1) Bargain hunt with Daily Deals…

The first stop for bargain hounds without a clear idea of what they want but a fierce desire to make major savings should be Amazon’s Daily Deals section.

As the name suggests, these offers (which are spread across every department) are generally refreshed every 24 hours, meaning you only have a limited time to take advantage. Some deals don’t even stick around for the full day, expiring in a matter of hours of when a certain amount of stock is sold.

Daily Deals is something of a lucky dip of savings: you never know what might be in there, so don’t come in expecting to find something you need.

2) …And what's in the Warehouse…

Warehouse Deals is where Amazon shifts refurbished, factory-damaged, returned and second-hand (aka “open-box and pre-owned”) products at low prices. All products are in “good condition”, thoroughly inspected/tested, and backed up with Amazon’s normal satisfaction guarantee, but fall short of Amazon’s standards for “new” and will likely lack a manufacturer’s warranty.

3) …And don’t forget the Outlet

The third spot for finding heavily discounted products on Amazon is the Outlet. This is a straight-up offers/sales section with a full range of categories to comb through – including groceries, fashion, books and electronics.

4) Search for heavily-discounted specific products

If you’re less of a browser and more of a “I know what I’m after” type, it’s well worth checking out Money Saving Expert’s Amazon Discount Finder tool, which will unearth deals and reductions you might struggle to find when using Amazon’s regular search box.

You can search by keyword and filter by department, category, discount percentage, and minimum and maximum price.

5) Check historic pricing data with the click of a mouse

CamelCamelCamel keeps track of product pricing for online retailers including Amazon, and its web browser extension, the Camelizer, lets you bring up all the info on the product you’re currently viewing with a single click of your mouse, so you can make sure you don’t shell out the big bucks on something that’s likely to drop in price again soon.

You can even set up an alert on a particular product, so Camelizer will notify you when it drops below a certain price. Ker-ching!

6) Price just dropped? Ask Amazon for the difference

It's a real bummer when you buy something only for the price to plummet a day or two later. Amazon used to have an informal policy whereby it’d refund you the difference (in gift card form), as long as you asked within a short period of the transaction taking place – but that now seems to have been quietly ditched, apart from in the case of TVs. Even so, it’s worth emailing customer service to enquire if such a situation arises – the worst that can happen is they say no.

7) Eurovision price contest

Before we bid the EU adieu, there’s a reasonable opportunity to pick up some cheaper products across Amazon’s EU sites.
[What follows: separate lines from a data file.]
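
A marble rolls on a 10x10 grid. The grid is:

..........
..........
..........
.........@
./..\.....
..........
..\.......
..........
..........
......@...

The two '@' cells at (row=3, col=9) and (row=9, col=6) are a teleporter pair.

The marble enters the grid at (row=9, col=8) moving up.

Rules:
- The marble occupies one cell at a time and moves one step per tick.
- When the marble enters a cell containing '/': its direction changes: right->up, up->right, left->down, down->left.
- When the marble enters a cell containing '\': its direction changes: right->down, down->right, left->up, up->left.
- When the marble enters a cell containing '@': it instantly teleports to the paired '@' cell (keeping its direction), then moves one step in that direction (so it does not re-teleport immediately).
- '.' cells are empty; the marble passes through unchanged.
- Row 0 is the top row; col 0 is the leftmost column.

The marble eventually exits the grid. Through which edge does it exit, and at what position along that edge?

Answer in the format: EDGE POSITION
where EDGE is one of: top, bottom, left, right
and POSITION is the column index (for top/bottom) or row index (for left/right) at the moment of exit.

Step 1: enter (9,8), '.' pass, move up to (8,8)
Step 2: enter (8,8), '.' pass, move up to (7,8)
Step 3: enter (7,8), '.' pass, move up to (6,8)
Step 4: enter (6,8), '.' pass, move up to (5,8)
Step 5: enter (5,8), '.' pass, move up to (4,8)
Step 6: enter (4,8), '.' pass, move up to (3,8)
Step 7: enter (3,8), '.' pass, move up to (2,8)
Step 8: enter (2,8), '.' pass, move up to (1,8)
Step 9: enter (1,8), '.' pass, move up to (0,8)
Step 10: enter (0,8), '.' pass, move up to (-1,8)
Step 11: at (-1,8) — EXIT via top edge, pos 8

Answer: top 8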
You can compare prices easily using tools like Curiua and Hagglezon, but note that the current weak pound means that digging up a bargain from abroad is going to be harder than it was before the referendum.

8) Subscribe and save

One way to save a few quid on household essentials is to use Amazon’s Subscribe & Save option. Available on thousands of products, it gives you additional savings if you receive five or more products on a single, monthly delivery date.

There’s no commitment here, so if you don’t need another nine rolls of toilet paper you can remove that from your subscription ahead of time without a penalty, or set the frequency to every two or three months instead.